Young Brazilians are also encouraged by their compatriots returning from the United States, like Julio Vasconcellos, a graduate of the University of Pennsylvania and Stanford Business School, who co-founded the country’s first daily deal site, Peixe Urbano, in Rio de Janeiro in 2010, backed by Monashees and Benchmark. Its initial angel investor was Chamath Palihapitiya, who says he has participated in every financing round since.

And even as Brazilians are returning, Monashees has invested for the first time in Americans who, in a role reversal, have come to Brazil seeking greener pastures.

Baby.com.br, an e-commerce site for baby products that started this month, was founded by two Americans, Kimball Thomas and Davis Smith. And they chose a Brazilian V.C. firm over a Silicon Valley one.

Mr. Thomas said that from their initial meetings with Monashees, “it became clear that if we work with these guys, they are with us daily.”

“We knew that we had a highly interested partner that was on the ground with the type of relationships and contacts we needed,” he said. “Otherwise we are just a couple of guys showing up with suitcases of money,” with an idea but unsure how to execute it.

Other investors in the Baby.com.br financing round that Monashees led are Ron Conway’s SV Angel and Mr. Palihapitiya, who has invested in three companies with Monashees.

After the investment round, which raised $3 million, Tiger Global Management contacted Monashees, expressing interest in the company and subsequently adding $1.5 million in April.

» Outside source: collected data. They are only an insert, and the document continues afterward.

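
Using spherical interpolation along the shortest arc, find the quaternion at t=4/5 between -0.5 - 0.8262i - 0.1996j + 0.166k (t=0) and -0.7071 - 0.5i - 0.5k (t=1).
-0.7014 - 0.6014i - 0.0445j - 0.38k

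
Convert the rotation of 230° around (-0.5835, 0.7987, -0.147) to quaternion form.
-0.4226 - 0.5288i + 0.7239j - 0.1332k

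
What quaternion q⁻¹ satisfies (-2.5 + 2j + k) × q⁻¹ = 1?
-0.2222 - 0.1778j - 0.0889k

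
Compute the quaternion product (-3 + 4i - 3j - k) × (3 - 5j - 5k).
-29 + 22i + 26j - 8k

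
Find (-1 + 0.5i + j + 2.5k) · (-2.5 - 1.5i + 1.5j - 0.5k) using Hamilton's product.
3 - 4i - 7.5j - 3.5k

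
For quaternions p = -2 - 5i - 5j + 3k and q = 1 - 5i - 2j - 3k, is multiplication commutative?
No: pq = -28 + 26i - 31j - 6k ≠ -28 - 16i + 29j + 24k = qp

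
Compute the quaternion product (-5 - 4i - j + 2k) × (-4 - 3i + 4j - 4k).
20 + 27i - 38j - 7k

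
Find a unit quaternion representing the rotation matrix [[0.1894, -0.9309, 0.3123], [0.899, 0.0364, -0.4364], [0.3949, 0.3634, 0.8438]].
0.7193 + 0.278i - 0.0287j + 0.636k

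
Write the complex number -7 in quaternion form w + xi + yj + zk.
-7 + 0i + 0j + 0k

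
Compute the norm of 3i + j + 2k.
√14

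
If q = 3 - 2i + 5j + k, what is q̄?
3 + 2i - 5j - k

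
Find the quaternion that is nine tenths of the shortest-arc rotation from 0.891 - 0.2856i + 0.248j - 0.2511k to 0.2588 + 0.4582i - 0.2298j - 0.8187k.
0.3689 + 0.4i - 0.1864j - 0.8181k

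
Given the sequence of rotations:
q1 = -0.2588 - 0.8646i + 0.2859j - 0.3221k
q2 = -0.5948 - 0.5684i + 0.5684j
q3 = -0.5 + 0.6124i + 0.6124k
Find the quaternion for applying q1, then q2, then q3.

q2 · q1 = -0.5 + 0.4783i - 0.5002j + 0.5205k
q3 · q2 · q1 = -0.3617 - 0.239i + 0.2243j - 0.8728k
-0.3617 - 0.239i + 0.2243j - 0.8728k


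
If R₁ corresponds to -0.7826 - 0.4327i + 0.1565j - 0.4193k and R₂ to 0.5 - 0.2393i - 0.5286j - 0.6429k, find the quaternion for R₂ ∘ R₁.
-0.6817 + 0.2932i + 0.6698j + 0.0273k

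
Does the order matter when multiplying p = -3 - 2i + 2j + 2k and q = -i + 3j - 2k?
Yes: pq = -4 - 7i - 15j + 2k ≠ -4 + 13i - 3j + 10k = qp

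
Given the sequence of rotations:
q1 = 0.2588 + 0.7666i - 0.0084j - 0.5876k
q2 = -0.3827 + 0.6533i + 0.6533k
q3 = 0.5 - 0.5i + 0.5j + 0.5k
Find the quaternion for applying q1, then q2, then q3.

q2 · q1 = -0.216 - 0.1188i + 0.8879j + 0.3885k
q3 · q2 · q1 = -0.8056 - 0.2011i + 0.4708j - 0.2983k
-0.8056 - 0.2011i + 0.4708j - 0.2983k


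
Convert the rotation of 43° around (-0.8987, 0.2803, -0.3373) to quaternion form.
0.9304 - 0.3294i + 0.1027j - 0.1236k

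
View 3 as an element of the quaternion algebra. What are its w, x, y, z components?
3 + 0i + 0j + 0k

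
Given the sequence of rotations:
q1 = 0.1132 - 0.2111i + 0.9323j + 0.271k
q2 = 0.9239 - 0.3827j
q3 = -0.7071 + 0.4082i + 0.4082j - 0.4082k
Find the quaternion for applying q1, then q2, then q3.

q2 · q1 = 0.4614 - 0.2987i + 0.818j + 0.1696k
q3 · q2 · q1 = -0.469 + 0.8027i - 0.3374j + 0.1476k
-0.469 + 0.8027i - 0.3374j + 0.1476k


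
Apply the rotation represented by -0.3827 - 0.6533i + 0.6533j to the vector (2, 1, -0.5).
(-0.311, -1.311, 1.854)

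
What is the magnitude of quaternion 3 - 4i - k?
√26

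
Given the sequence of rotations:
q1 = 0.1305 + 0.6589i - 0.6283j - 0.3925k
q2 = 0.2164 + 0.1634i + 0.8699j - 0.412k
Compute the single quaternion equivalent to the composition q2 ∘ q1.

q2 · q1 = 0.3054 - 0.4364i - 0.2298j - 0.8145k
0.3054 - 0.4364i - 0.2298j - 0.8145k


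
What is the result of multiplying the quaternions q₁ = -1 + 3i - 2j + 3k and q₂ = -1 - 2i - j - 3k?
14 + 8i + 6j - 7k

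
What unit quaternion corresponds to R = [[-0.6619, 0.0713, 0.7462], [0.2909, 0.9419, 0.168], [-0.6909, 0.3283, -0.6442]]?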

“Tiger would not have been interested in us had we not raised money from Monashees,” Mr. Smith said.

Monashees faces numerous challenges, in particular producing its first exit.

“We need to get to liquidity events, and it is going to take some time,” Mr. Acher said. “We still have to prove ourselves.”

And increased competition means that Monashees is losing out on deals for the first time, although that’s an expected result of the sector’s evolution.

Whether Monashees and the start-up scene here will succeed will also depend on their American partners and whether they can adapt.

Accel, which has made two investments with Monashees, also played a crucial role in winning over the Ipolitos, including introducing a Flickr co-founder, Stewart Butterfield, who shared his doubts about taking financing in the photo-sharing site’s early days.

“How we behave will determine how much they trust us in the future,” Kevin Efrusy, an Accel partner, said of this new group of Brazilian entrepreneurs. “If we behave well, we will be able to partner with entrepreneurs there for generations.”

But, he said, “if we behave badly, by optimizing short-term gains and trying to take advantage of people, we will wreck the ecosystem.”